Abstract

Despite her continued popularity with both filmmakers and academics, the importance of social class within Patricia Highsmith’s fiction continues to elude critical attention. Departing from the psychoanalytical approach which has dominated previous approaches to her fiction, this thesis argues that social class is a consistent, although sometimes contradictory, aspect of Highsmith’s work. Drawing on a variety of primary material from different periods in the author’s career, as well as unpublished writings collected in the Highsmith archives in Bern, the argument demonstrates how the issue of class develops throughout the author’s body of work, and that tracing this development helps us to understand the broader political complexity of Highsmith’s work. The thesis highlights a political illegibility which underlies much of the author’s fiction, with her narratives often suggesting views from across the political spectrum. Primarily, I argue that Highsmith’s class politics are underpinned by two distinctive features: a valorisation of elite, bourgeois culture and values, in particular notions of sophistication, subtlety and restraint, and an anarchic rejection of cultures of conventionality in favour of a wilful non-cooperation. This is rooted in the author’s self-fashioning as exceptional implied throughout her work, a quality embodied by her transgressive protagonists, notably Tom Ripley. The thesis demonstrates the multitude of themes and mechanisms through which the class politics of Highsmith’s work are articulated.
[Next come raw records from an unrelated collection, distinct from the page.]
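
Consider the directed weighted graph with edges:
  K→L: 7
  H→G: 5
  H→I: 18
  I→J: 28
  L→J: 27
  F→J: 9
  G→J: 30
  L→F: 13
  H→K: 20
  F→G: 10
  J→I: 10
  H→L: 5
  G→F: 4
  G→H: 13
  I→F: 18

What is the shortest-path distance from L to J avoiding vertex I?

Paths from L to J avoiding I:
L → J: 27
L → F → G → J: 13 + 10 + 30 = 53
L → F → J: 13 + 9 = 22
Shortest: 22.

22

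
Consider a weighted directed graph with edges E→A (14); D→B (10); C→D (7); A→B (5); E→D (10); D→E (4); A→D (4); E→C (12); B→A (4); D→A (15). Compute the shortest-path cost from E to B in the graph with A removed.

20

Routes from E to B avoiding A:
E → C → D → B: 12 + 7 + 10 = 29
E → D → B: 10 + 10 = 20
Shortest: 20.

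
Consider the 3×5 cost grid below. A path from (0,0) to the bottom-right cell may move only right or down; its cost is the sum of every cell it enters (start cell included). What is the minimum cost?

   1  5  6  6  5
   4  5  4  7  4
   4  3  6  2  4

24

Path r0c0→r1c0→r2c0→r2c1→r2c2→r2c3→r2c4: 1 + 4 + 4 + 3 + 6 + 2 + 4 = 24.
(Top row then right column would cost 31.)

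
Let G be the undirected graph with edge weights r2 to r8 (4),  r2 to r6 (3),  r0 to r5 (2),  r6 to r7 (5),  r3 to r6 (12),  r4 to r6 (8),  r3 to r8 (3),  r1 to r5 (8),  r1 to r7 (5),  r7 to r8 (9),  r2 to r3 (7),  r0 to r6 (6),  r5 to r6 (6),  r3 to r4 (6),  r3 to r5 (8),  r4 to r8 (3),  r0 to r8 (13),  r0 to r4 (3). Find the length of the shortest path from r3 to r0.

Comparing a few candidate routes:
r3→r5→r0: 8 + 2 = 10
r3→r8→r4→r0: 3 + 3 + 3 = 9
r3→r8→r0: 3 + 13 = 16
r3→r4→r0: 6 + 3 = 9
r3→r8→r2→r6→r0: 3 + 4 + 3 + 6 = 16
The minimum is 9.

9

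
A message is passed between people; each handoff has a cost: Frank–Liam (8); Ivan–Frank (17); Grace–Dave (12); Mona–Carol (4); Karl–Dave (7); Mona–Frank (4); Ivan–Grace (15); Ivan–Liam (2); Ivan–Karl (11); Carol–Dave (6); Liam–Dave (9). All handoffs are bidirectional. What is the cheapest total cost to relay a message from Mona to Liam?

Checking several routes:
Mona -> Carol -> Dave -> Liam: 4 + 6 + 9 = 19
Mona -> Carol -> Dave -> Karl -> Ivan -> Liam: 4 + 6 + 7 + 11 + 2 = 30
Mona -> Frank -> Liam: 4 + 8 = 12
Mona -> Frank -> Ivan -> Liam: 4 + 17 + 2 = 23
The minimum is 12.

12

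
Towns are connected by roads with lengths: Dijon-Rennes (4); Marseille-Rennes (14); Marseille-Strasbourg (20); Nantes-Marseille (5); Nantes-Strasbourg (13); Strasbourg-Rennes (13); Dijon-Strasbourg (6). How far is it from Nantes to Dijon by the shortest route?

Comparing a few candidate routes:
Nantes → Marseille → Rennes → Strasbourg → Dijon: 5 + 14 + 13 + 6 = 38
Nantes → Strasbourg → Dijon: 13 + 6 = 19
Nantes → Marseille → Strasbourg → Rennes → Dijon: 5 + 20 + 13 + 4 = 42
Nantes → Marseille → Strasbourg → Dijon: 5 + 20 + 6 = 31
Nantes → Marseille → Rennes → Dijon: 5 + 14 + 4 = 23
Nantes → Strasbourg → Rennes → Dijon: 13 + 13 + 4 = 30
The minimum is 19.

19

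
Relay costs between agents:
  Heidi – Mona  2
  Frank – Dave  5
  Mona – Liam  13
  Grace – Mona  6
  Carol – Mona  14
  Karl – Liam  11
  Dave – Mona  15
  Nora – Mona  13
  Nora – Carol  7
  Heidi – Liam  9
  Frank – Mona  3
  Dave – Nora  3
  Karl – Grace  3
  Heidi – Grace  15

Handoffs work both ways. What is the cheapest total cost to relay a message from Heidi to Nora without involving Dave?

Comparing a few candidate routes:
Heidi -> Mona -> Carol -> Nora: 2 + 14 + 7 = 23
Heidi -> Mona -> Nora: 2 + 13 = 15
Heidi -> Liam -> Mona -> Nora: 9 + 13 + 13 = 35
Heidi -> Liam -> Karl -> Grace -> Mona -> Nora: 9 + 11 + 3 + 6 + 13 = 42
Heidi -> Grace -> Mona -> Nora: 15 + 6 + 13 = 34
Shortest: 15.

15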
It employs an intersectional conception of class, drawing on the approaches of Pierre Bourdieu, Beverley Skeggs, and Imogen Tyler, among others, to highlight how Highsmith’s class politics intersect with her views towards space and place, gender, and race and ethnicity. Moreover, it engages with emerging ideas of class and affect, highlighting the way in which feelings of schadenfreude, disgust and pleasure are intricately entwined with the author’s class politics. The class-based approach employed by this thesis proves instructive to broader discussions relating to Highsmith’s disputed status as a crime writer, with the author’s idiosyncratic class politics closely related to her transgressive subversion of the crime fiction genre and its established conventions.